Cheltenham Festival - History

History

The official title of the Cheltenham Festival is the National Hunt Meeting. This originated in 1860, when the National Hunt Chase was first held at Market Harborough and titled the Grand National Hunt, featuring the one race alongside other steeplechases. After taking place at a number of locations, including Cheltenham in 1861, the race returned to Cheltenham in 1904 and 1905. It was staged over a new course established at Prestbury Park in Cheltenham in 1902, although racing had taken place there previously. The National Hunt Meeting was held at Warwick from 1906 to 1910, but returned to Prestbury Park in 1911 and has remained there to this day. The earliest traceable reference to a "Festival" is in the Warwick Advertiser of 1907.

The centrepiece Cheltenham Gold Cup, established in 1924, was the original Championship race staged at the Festival, with the Champion Hurdle being introduced in 1927, the Queen Mother Champion Chase in 1959, and finally the Stayers Hurdle, which was first run in 1972.

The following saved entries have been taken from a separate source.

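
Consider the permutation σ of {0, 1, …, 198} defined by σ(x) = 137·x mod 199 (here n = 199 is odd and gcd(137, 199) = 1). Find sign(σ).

Orbit of 136 under x↦137x: [136, 125, 11, 114, 96, 18, 78]… (length divides ord_199(137)).
Cycle type of π: 22×9 + 1; total 10 cycles.
199 − 10 = 189 transpositions; sign(π) = (−1)^189 = -1.

-1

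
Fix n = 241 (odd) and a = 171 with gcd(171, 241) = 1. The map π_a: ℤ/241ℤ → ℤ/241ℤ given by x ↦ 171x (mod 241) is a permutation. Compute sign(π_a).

Start at x=92: 92 → 67 → 130 → 58 → 37 → 61 → 68 → … (one orbit).
π_171 has 2 disjoint cycles with lengths [240, 1] on {0,…,240}.
2 cycles on 241: each ℓ→(−1)^(ℓ−1), product (−1)^239 = -1.

-1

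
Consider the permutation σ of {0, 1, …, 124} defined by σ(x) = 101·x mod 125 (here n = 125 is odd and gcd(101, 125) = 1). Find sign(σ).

+1

Orbit of 76 under x↦101x: [76, 51, 26, 1, 101]… (length divides ord_125(101)).
Cycle type of π: 5×20 + 1×25; total 45 cycles.
125 − 45 = 80 transpositions; sign(π) = (−1)^80 = +1.
Check: (101/125) = +1 by Zolotarev.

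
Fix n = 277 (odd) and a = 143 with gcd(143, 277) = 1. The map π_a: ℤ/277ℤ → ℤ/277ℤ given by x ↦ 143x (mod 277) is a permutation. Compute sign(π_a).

-1

Trace 255: π^k(255) = [255, 178, 247, 142, 85, 244, 267] for k=0..6.
Cycle type of π: 276 + 1; total 2 cycles.
2 cycles on 277: each ℓ→(−1)^(ℓ−1), product (−1)^275 = -1.
Via Zolotarev, sign(π_{143}) = (143|277) = -1.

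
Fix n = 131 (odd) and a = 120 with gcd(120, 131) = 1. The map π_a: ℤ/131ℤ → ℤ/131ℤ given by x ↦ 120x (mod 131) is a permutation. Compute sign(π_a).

Start at x=95: 95 → 3 → 98 → 101 → 68 → 38 → 106 → … (one orbit).
π_120 has 2 disjoint cycles with lengths [130, 1] on {0,…,130}.
With 2 cycles on 131 points, sign = (−1)^{131−2} = -1.

-1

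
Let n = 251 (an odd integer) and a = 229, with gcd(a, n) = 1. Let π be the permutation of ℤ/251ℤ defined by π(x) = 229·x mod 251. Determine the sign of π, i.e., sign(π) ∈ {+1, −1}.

Start at x=211: 211 → 127 → 218 → 224 → 92 → 235 → 101 → … (one orbit).
Cycle lengths of π_229 on ℤ/251ℤ: [250, 1]; 2 cycles in total.
With 2 cycles on 251 points, sign = (−1)^{251−2} = -1.
Check: (229/251) = -1 by Zolotarev.

-1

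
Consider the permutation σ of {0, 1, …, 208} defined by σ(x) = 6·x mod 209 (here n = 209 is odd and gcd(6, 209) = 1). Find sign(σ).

Start at x=24: 24 → 144 → 28 → 168 → 172 → 196 → 131 → … (one orbit).
Decompose π into cycles: lengths [90, 90, 10, 9, 9, 1] (6 cycles, including the fixed point 0).
Σ(ℓ_i−1) = 209−6 = 203; sign = (−1)^203 = -1.
(6|209)_J = -1 (Zolotarev's lemma cross-check).

-1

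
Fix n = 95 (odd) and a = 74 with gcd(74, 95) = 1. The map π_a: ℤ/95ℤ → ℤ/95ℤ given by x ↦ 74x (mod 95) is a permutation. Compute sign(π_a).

Trace 16: π^k(16) = [16, 44, 26, 24, 66, 39, 36] for k=0..6.
Cycle lengths of π_74 on ℤ/95ℤ: [18, 18, 18, 18, 9, 9, 2, 2, 1]; 9 cycles in total.
sign(π) = (−1)^{n − #cycles} = (−1)^{95−9} = (−1)^86 = +1.

+1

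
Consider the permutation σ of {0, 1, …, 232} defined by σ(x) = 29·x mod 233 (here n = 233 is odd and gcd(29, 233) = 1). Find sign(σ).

Trace 76: π^k(76) = [76, 107, 74, 49, 23, 201, 4] for k=0..6.
The orbit structure of x ↦ 29x mod 233: 5 orbits of sizes [58, 58, 58, 58, 1].
With 5 cycles on 233 points, sign = (−1)^{233−5} = +1.

+1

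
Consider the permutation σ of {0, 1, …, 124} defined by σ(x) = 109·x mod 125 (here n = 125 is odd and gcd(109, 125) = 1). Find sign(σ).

+1

Start at x=41: 41 → 94 → 121 → 64 → 101 → 9 → 106 → … (one orbit).
Cycle type of π: 50×2 + 10×2 + 2×2 + 1; total 7 cycles.
sign(π) = (−1)^{n − #cycles} = (−1)^{125−7} = (−1)^118 = +1.
(109|125)_J = +1 (Zolotarev's lemma cross-check).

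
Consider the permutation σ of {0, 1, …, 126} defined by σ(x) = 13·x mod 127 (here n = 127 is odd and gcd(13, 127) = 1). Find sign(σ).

+1

Start at x=117: 117 → 124 → 88 → 1 → 13 → 42 → 38 → … (one orbit).
Decompose π into cycles: lengths [63, 63, 1] (3 cycles, including the fixed point 0).
Σ(ℓ_i−1) = 127−3 = 124; sign = (−1)^124 = +1.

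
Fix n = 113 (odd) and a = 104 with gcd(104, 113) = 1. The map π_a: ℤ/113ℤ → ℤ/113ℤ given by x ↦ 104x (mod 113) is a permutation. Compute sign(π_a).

+1

Start at x=69: 69 → 57 → 52 → 97 → 31 → 60 → 25 → … (one orbit).
3 cycles of lengths [56, 56, 1].
Σ(ℓ_i−1) = 113−3 = 110; sign = (−1)^110 = +1.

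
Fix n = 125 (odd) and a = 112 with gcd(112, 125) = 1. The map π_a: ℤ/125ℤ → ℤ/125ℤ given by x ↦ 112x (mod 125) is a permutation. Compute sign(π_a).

Start at x=99: 99 → 88 → 106 → 122 → 39 → 118 → 91 → … (one orbit).
Cycle lengths of π_112 on ℤ/125ℤ: [100, 20, 4, 1]; 4 cycles in total.
With 4 cycles on 125 points, sign = (−1)^{125−4} = -1.
Check: (112/125) = -1 by Zolotarev.

-1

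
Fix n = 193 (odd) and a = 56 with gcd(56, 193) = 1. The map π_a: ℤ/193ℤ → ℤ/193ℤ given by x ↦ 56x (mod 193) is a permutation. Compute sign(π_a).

+1

Start at x=55: 55 → 185 → 131 → 2 → 112 → 96 → 165 → … (one orbit).
π_56 has 3 disjoint cycles with lengths [96, 96, 1] on {0,…,192}.
n − c = 193 − 3 = 190; sign = (−1)^190 = +1.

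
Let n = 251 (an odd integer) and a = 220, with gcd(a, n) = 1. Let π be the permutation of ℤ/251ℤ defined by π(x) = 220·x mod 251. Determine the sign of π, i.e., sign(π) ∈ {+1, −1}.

-1

Start at x=5: 5 → 96 → 36 → 139 → 209 → 47 → 49 → … (one orbit).
The orbit structure of x ↦ 220x mod 251: 2 orbits of sizes [250, 1].
251 − 2 = 249 transpositions; sign(π) = (−1)^249 = -1.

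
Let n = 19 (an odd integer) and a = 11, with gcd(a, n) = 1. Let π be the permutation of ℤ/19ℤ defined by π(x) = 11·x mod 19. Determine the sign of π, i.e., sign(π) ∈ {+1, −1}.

+1

Orbit of 1 under x↦11x: [1, 11, 7]… (length divides ord_19(11)).
Cycle lengths of π_11 on ℤ/19ℤ: [3, 3, 3, 3, 3, 3, 1]; 7 cycles in total.
n − c = 19 − 7 = 12; sign = (−1)^12 = +1.
Check: (11/19) = +1 by Zolotarev.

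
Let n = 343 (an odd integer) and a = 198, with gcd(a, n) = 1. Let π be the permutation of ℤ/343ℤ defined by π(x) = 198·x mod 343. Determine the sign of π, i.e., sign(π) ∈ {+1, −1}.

Trace 81: π^k(81) = [81, 260, 30, 109, 316, 142, 333] for k=0..6.
7 cycles of lengths [147, 147, 21, 21, 3, 3, 1].
Σ(ℓ_i−1) = 343−7 = 336; sign = (−1)^336 = +1.

+1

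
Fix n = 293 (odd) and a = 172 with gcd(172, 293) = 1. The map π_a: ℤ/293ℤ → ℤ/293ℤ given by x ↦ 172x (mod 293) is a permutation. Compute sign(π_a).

Trace 16: π^k(16) = [16, 115, 149, 137, 124, 232, 56] for k=0..6.
π_172 has 5 disjoint cycles with lengths [73, 73, 73, 73, 1] on {0,…,292}.
With 5 cycles on 293 points, sign = (−1)^{293−5} = +1.
(172|293)_J = +1 (Zolotarev's lemma cross-check).

+1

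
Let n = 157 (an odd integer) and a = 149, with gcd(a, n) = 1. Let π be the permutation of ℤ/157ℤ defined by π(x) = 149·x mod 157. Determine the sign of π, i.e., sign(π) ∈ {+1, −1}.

Start at x=7: 7 → 101 → 134 → 27 → 98 → 1 → 149 → … (one orbit).
Decompose π into cycles: lengths [52, 52, 52, 1] (4 cycles, including the fixed point 0).
157 − 4 = 153 transpositions; sign(π) = (−1)^153 = -1.
Via Zolotarev, sign(π_{149}) = (149|157) = -1.

-1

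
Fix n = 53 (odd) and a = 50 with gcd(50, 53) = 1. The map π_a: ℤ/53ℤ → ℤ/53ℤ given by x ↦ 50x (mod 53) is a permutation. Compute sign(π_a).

Start at x=27: 27 → 25 → 31 → 13 → 14 → 11 → 20 → … (one orbit).
2 cycles of lengths [52, 1].
sign(π) = (−1)^{n − #cycles} = (−1)^{53−2} = (−1)^51 = -1.
(50|53)_J = -1 (Zolotarev's lemma cross-check).

-1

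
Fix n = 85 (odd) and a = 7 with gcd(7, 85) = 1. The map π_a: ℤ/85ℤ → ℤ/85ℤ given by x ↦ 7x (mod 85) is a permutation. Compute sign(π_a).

+1

Orbit of 1 under x↦7x: [1, 7, 49, 3, 21, 62, 9]… (length divides ord_85(7)).
Cycle lengths of π_7 on ℤ/85ℤ: [16, 16, 16, 16, 16, 4, 1]; 7 cycles in total.
85 − 7 = 78 transpositions; sign(π) = (−1)^78 = +1.
Zolotarev: (7|85) = +1, matching the cycle-count sign.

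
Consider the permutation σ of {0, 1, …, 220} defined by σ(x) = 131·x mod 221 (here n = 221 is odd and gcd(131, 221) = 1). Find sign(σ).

-1

Start at x=66: 66 → 27 → 1 → 131 → 144 → 79 → 183 → … (one orbit).
26 cycles of lengths [16, 16, 16, 16, 16, 16, 16, 16, 16, 16, 16, 16, 16, 1, 1, 1, 1, 1, 1, 1, 1, 1, 1, 1, 1, 1].
With 26 cycles on 221 points, sign = (−1)^{221−26} = -1.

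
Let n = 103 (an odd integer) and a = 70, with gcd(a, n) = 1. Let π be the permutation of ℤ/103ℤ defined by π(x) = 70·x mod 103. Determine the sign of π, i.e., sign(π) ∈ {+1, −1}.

-1

Trace 72: π^k(72) = [72, 96, 25, 102, 33, 44, 93] for k=0..6.
Cycle type of π: 102 + 1; total 2 cycles.
n − c = 103 − 2 = 101; sign = (−1)^101 = -1.
The Jacobi symbol (70|103) = -1 (Zolotarev) agrees.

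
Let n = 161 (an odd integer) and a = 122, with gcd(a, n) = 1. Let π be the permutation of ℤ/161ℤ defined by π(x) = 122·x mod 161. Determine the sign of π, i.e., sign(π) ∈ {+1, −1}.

+1

Start at x=61: 61 → 36 → 45 → 16 → 20 → 25 → 152 → … (one orbit).
The orbit structure of x ↦ 122x mod 161: 5 orbits of sizes [66, 66, 22, 6, 1].
n − c = 161 − 5 = 156; sign = (−1)^156 = +1.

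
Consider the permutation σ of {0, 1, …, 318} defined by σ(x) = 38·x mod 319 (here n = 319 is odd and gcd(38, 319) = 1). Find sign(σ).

+1

Start at x=141: 141 → 254 → 82 → 245 → 59 → 9 → 23 → … (one orbit).
The orbit structure of x ↦ 38x mod 319: 9 orbits of sizes [70, 70, 70, 70, 14, 14, 5, 5, 1].
319 − 9 = 310 transpositions; sign(π) = (−1)^310 = +1.
Via Zolotarev, sign(π_{38}) = (38|319) = +1.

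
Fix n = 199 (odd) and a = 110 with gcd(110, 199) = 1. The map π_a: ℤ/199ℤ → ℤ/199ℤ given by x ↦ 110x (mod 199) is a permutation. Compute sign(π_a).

Orbit of 145 under x↦110x: [145, 30, 116, 24, 53, 59, 122]… (length divides ord_199(110)).
Decompose π into cycles: lengths [198, 1] (2 cycles, including the fixed point 0).
With 2 cycles on 199 points, sign = (−1)^{199−2} = -1.
Check: (110/199) = -1 by Zolotarev.

-1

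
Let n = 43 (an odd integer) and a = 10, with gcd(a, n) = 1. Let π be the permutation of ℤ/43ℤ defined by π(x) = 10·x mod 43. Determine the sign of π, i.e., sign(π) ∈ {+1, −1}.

Start at x=16: 16 → 31 → 9 → 4 → 40 → 13 → 1 → … (one orbit).
Cycle lengths of π_10 on ℤ/43ℤ: [21, 21, 1]; 3 cycles in total.
n − c = 43 − 3 = 40; sign = (−1)^40 = +1.
Zolotarev: (10|43) = +1, matching the cycle-count sign.

+1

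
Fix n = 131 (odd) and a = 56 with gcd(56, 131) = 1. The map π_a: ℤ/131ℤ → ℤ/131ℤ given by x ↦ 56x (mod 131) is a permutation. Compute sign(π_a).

-1

Trace 67: π^k(67) = [67, 84, 119, 114, 96, 5, 18] for k=0..6.
π_56 has 2 disjoint cycles with lengths [130, 1] on {0,…,130}.
Σ(ℓ_i−1) = 131−2 = 129; sign = (−1)^129 = -1.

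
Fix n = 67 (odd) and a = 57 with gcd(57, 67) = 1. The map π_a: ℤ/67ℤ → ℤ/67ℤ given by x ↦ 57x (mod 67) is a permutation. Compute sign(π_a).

Trace 17: π^k(17) = [17, 31, 25, 18, 21, 58, 23] for k=0..6.
Cycle type of π: 66 + 1; total 2 cycles.
n − c = 67 − 2 = 65; sign = (−1)^65 = -1.

-1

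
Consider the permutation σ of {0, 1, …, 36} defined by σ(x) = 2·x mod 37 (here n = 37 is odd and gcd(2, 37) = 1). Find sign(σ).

Trace 10: π^k(10) = [10, 20, 3, 6, 12, 24, 11] for k=0..6.
The orbit structure of x ↦ 2x mod 37: 2 orbits of sizes [36, 1].
With 2 cycles on 37 points, sign = (−1)^{37−2} = -1.

-1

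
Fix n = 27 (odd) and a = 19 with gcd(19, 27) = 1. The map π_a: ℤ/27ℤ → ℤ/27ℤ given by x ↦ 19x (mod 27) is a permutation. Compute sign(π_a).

Trace 19: π^k(19) = [19, 10, 1] for k=0..2.
The orbit structure of x ↦ 19x mod 27: 15 orbits of sizes [3, 3, 3, 3, 3, 3, 1, 1, 1, 1, 1, 1, 1, 1, 1].
15 cycles on 27: each ℓ→(−1)^(ℓ−1), product (−1)^12 = +1.

+1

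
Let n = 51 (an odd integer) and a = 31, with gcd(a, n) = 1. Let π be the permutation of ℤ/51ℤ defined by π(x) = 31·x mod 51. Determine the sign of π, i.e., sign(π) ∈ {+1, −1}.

-1

Trace 40: π^k(40) = [40, 16, 37, 25, 10, 4, 22] for k=0..6.
Cycle lengths of π_31 on ℤ/51ℤ: [16, 16, 16, 1, 1, 1]; 6 cycles in total.
sign(π) = (−1)^{n − #cycles} = (−1)^{51−6} = (−1)^45 = -1.
The Jacobi symbol (31|51) = -1 (Zolotarev) agrees.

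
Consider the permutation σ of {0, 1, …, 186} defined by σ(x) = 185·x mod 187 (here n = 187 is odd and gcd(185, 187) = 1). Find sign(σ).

+1

Orbit of 36 under x↦185x: [36, 115, 144, 86, 15, 157, 60]… (length divides ord_187(185)).
Cycle lengths of π_185 on ℤ/187ℤ: [40, 40, 40, 40, 8, 8, 5, 5, 1]; 9 cycles in total.
187 − 9 = 178 transpositions; sign(π) = (−1)^178 = +1.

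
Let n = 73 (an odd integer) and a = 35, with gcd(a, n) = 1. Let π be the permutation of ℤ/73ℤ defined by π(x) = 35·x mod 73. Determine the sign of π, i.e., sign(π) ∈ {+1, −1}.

+1

Start at x=1: 1 → 35 → 57 → 24 → 37 → 54 → 65 → … (one orbit).
Cycle lengths of π_35 on ℤ/73ℤ: [36, 36, 1]; 3 cycles in total.
sign(π) = (−1)^{n − #cycles} = (−1)^{73−3} = (−1)^70 = +1.
Via Zolotarev, sign(π_{35}) = (35|73) = +1.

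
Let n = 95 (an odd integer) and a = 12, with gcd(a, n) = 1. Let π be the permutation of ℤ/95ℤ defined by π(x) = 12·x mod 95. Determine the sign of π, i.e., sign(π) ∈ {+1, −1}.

+1

Start at x=1: 1 → 12 → 49 → 18 → 26 → 27 → 39 → … (one orbit).
The orbit structure of x ↦ 12x mod 95: 11 orbits of sizes [12, 12, 12, 12, 12, 12, 6, 6, 6, 4, 1].
With 11 cycles on 95 points, sign = (−1)^{95−11} = +1.
The Jacobi symbol (12|95) = +1 (Zolotarev) agrees.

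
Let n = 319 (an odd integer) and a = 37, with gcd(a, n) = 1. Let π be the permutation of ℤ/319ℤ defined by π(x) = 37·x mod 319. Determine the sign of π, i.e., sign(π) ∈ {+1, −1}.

-1

Start at x=36: 36 → 56 → 158 → 104 → 20 → 102 → 265 → … (one orbit).
Cycle lengths of π_37 on ℤ/319ℤ: [140, 140, 28, 5, 5, 1]; 6 cycles in total.
With 6 cycles on 319 points, sign = (−1)^{319−6} = -1.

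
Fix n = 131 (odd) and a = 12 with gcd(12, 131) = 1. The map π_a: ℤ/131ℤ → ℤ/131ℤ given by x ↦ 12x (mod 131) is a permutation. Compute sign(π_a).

+1

Orbit of 114 under x↦12x: [114, 58, 41, 99, 9, 108, 117]… (length divides ord_131(12)).
π_12 has 3 disjoint cycles with lengths [65, 65, 1] on {0,…,130}.
With 3 cycles on 131 points, sign = (−1)^{131−3} = +1.
Via Zolotarev, sign(π_{12}) = (12|131) = +1.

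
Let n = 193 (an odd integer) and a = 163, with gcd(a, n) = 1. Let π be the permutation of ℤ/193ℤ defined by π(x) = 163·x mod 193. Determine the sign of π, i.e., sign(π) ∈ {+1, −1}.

-1

Trace 139: π^k(139) = [139, 76, 36, 78, 169, 141, 16] for k=0..6.
2 cycles of lengths [192, 1].
2 cycles on 193: each ℓ→(−1)^(ℓ−1), product (−1)^191 = -1.
(163|193)_J = -1 (Zolotarev's lemma cross-check).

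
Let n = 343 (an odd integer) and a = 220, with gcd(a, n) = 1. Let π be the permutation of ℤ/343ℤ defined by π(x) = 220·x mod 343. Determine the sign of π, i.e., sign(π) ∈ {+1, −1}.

Start at x=278: 278 → 106 → 339 → 149 → 195 → 25 → 12 → … (one orbit).
π_220 has 4 disjoint cycles with lengths [294, 42, 6, 1] on {0,…,342}.
343 − 4 = 339 transpositions; sign(π) = (−1)^339 = -1.
Zolotarev: (220|343) = -1, matching the cycle-count sign.

-1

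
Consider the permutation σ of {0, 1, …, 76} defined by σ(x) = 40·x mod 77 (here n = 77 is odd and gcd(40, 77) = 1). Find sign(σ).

+1

Start at x=52: 52 → 1 → 40 → 60 → 13 → 58 → 10 → … (one orbit).
Decompose π into cycles: lengths [30, 30, 10, 6, 1] (5 cycles, including the fixed point 0).
77 − 5 = 72 transpositions; sign(π) = (−1)^72 = +1.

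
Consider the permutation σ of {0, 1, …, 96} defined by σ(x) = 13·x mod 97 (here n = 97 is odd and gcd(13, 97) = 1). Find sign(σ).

Trace 20: π^k(20) = [20, 66, 82, 96, 84, 25, 34] for k=0..6.
Decompose π into cycles: lengths [96, 1] (2 cycles, including the fixed point 0).
With 2 cycles on 97 points, sign = (−1)^{97−2} = -1.
The Jacobi symbol (13|97) = -1 (Zolotarev) agrees.

-1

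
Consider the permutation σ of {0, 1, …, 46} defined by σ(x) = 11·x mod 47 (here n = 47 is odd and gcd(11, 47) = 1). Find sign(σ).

-1

Orbit of 39 under x↦11x: [39, 6, 19, 21, 43, 3, 33]… (length divides ord_47(11)).
π_11 has 2 disjoint cycles with lengths [46, 1] on {0,…,46}.
sign(π) = (−1)^{n − #cycles} = (−1)^{47−2} = (−1)^45 = -1.
Via Zolotarev, sign(π_{11}) = (11|47) = -1.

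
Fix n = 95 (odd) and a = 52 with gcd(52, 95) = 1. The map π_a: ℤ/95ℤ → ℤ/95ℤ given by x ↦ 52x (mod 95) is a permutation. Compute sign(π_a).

Start at x=24: 24 → 13 → 11 → 2 → 9 → 88 → 16 → … (one orbit).
The orbit structure of x ↦ 52x mod 95: 5 orbits of sizes [36, 36, 18, 4, 1].
Σ(ℓ_i−1) = 95−5 = 90; sign = (−1)^90 = +1.

+1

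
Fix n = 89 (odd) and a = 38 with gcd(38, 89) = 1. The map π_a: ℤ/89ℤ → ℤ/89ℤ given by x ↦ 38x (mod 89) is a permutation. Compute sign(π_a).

Start at x=50: 50 → 31 → 21 → 86 → 64 → 29 → 34 → … (one orbit).
Cycle type of π: 88 + 1; total 2 cycles.
n − c = 89 − 2 = 87; sign = (−1)^87 = -1.
(38|89)_J = -1 (Zolotarev's lemma cross-check).

-1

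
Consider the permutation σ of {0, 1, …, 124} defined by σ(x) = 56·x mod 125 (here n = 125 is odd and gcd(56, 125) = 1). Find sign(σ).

+1

Orbit of 106 under x↦56x: [106, 61, 41, 46, 76, 6, 86]… (length divides ord_125(56)).
The orbit structure of x ↦ 56x mod 125: 13 orbits of sizes [25, 25, 25, 25, 5, 5, 5, 5, 1, 1, 1, 1, 1].
sign(π) = (−1)^{n − #cycles} = (−1)^{125−13} = (−1)^112 = +1.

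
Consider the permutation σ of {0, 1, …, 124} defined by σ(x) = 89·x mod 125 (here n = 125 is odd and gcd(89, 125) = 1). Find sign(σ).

Orbit of 4 under x↦89x: [4, 106, 59, 1, 89, 46, 94]… (length divides ord_125(89)).
7 cycles of lengths [50, 50, 10, 10, 2, 2, 1].
Σ(ℓ_i−1) = 125−7 = 118; sign = (−1)^118 = +1.
Check: (89/125) = +1 by Zolotarev.

+1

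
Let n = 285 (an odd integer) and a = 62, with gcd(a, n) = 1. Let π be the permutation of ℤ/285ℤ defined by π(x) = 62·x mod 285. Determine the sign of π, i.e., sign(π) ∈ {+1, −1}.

Orbit of 199 under x↦62x: [199, 83, 16, 137, 229, 233, 196]… (length divides ord_285(62)).
Cycle lengths of π_62 on ℤ/285ℤ: [36, 36, 36, 36, 36, 36, 18, 18, 9, 9, 4, 4, 4, 2, 1]; 15 cycles in total.
15 cycles on 285: each ℓ→(−1)^(ℓ−1), product (−1)^270 = +1.
Check: (62/285) = +1 by Zolotarev.

+1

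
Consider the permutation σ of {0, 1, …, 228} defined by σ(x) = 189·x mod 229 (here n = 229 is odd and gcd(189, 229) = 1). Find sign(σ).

-1

Trace 106: π^k(106) = [106, 111, 140, 125, 38, 83, 115] for k=0..6.
The orbit structure of x ↦ 189x mod 229: 2 orbits of sizes [228, 1].
229 − 2 = 227 transpositions; sign(π) = (−1)^227 = -1.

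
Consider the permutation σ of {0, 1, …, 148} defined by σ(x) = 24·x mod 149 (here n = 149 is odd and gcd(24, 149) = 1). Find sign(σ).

+1

Orbit of 24 under x↦24x: [24, 129, 116, 102, 64, 46, 61]… (length divides ord_149(24)).
3 cycles of lengths [74, 74, 1].
n − c = 149 − 3 = 146; sign = (−1)^146 = +1.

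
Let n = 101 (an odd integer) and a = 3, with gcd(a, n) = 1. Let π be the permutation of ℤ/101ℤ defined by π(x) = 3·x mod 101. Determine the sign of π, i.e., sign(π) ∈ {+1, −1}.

-1

Orbit of 97 under x↦3x: [97, 89, 65, 94, 80, 38, 13]… (length divides ord_101(3)).
π_3 has 2 disjoint cycles with lengths [100, 1] on {0,…,100}.
2 cycles on 101: each ℓ→(−1)^(ℓ−1), product (−1)^99 = -1.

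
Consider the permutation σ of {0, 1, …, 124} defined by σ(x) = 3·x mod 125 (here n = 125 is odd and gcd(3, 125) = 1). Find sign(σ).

-1

Trace 122: π^k(122) = [122, 116, 98, 44, 7, 21, 63] for k=0..6.
Cycle lengths of π_3 on ℤ/125ℤ: [100, 20, 4, 1]; 4 cycles in total.
n − c = 125 − 4 = 121; sign = (−1)^121 = -1.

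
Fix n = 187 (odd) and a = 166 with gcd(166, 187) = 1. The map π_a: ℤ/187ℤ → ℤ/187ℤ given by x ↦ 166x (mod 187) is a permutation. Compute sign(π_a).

Orbit of 1 under x↦166x: [1, 166, 67, 89]… (length divides ord_187(166)).
Cycle lengths of π_166 on ℤ/187ℤ: [4, 4, 4, 4, 4, 4, 4, 4, 4, 4, 4, 4, 4, 4, 4, 4, 4, 4, 4, 4, 4, 4, 4, 4, 4, 4, 4, 4, 4, 4, 4, 4, 4, 4, 4, 4, 4, 4, 4, 4, 4, 4, 4, 4, 1, 1, 1, 1, 1, 1, 1, 1, 1, 1, 1]; 55 cycles in total.
55 cycles on 187: each ℓ→(−1)^(ℓ−1), product (−1)^132 = +1.
Zolotarev: (166|187) = +1, matching the cycle-count sign.

+1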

In 2001 the Festival was cancelled due to an outbreak of foot-and-mouth disease in Britain. The meeting had initially been postponed to April, but when a case of the disease was confirmed locally, putting the racecourse within an exclusion zone, all racing had to be called off.

In 2008, the second day of the festival was cancelled due to heavy storms. The races scheduled for that day were instead run on the third and final days of the festival.

Until 2005 the festival had traditionally been held over the course of three days, but this changed with the introduction of a fourth day, meaning there would be one championship race on each day, climaxing with the Gold Cup on the Friday. To ensure each days would still have six races, five new races were introduced. Two further races have since been added, bringing the total to 26 races overall, with grade one events including the Champion Bumper, Triumph Hurdle, Ryanair Chase, Supreme Novices' Hurdle, Neptune Investment Management Novices' Hurdle, Arkle Challenge Trophy, RSA Chase, Champion Hurdle, World Hurdle, Queen Mother Champion Chase and the feature race, the Gold Cup.

The festival also includes one of the two biggest Hunter Chases of the season, the Foxhunters', which is run on the Friday over the same course as the Gold Cup, and is sometimes referred to as the "amateurs' Gold Cup".

Unlike Royal Ascot and many other top flat racing events in Britain and Ireland, the Cheltenham Festival does not have a history of attracting many international contenders, though French-trained horses have done well - Baracouda being perhaps the most well-known, having landed the World Hurdle twice.

The 2010 Cheltenham Festival had the first ever running of the Ladies Charity Flat Race in aid of Cancer Research UK. The race was contested over 1 mile 5 furlongs, and all 12 amateur jockeys were female. The race was won in a photo-finish in front of a packed Cheltenham grandstand by Dublin-based Orna Madden riding Prince Picasso, finishing just ahead of fellow Irish rider Katie Doyle riding Devil To Pay, with Helen Needham riding on Mr. Wall Street in third.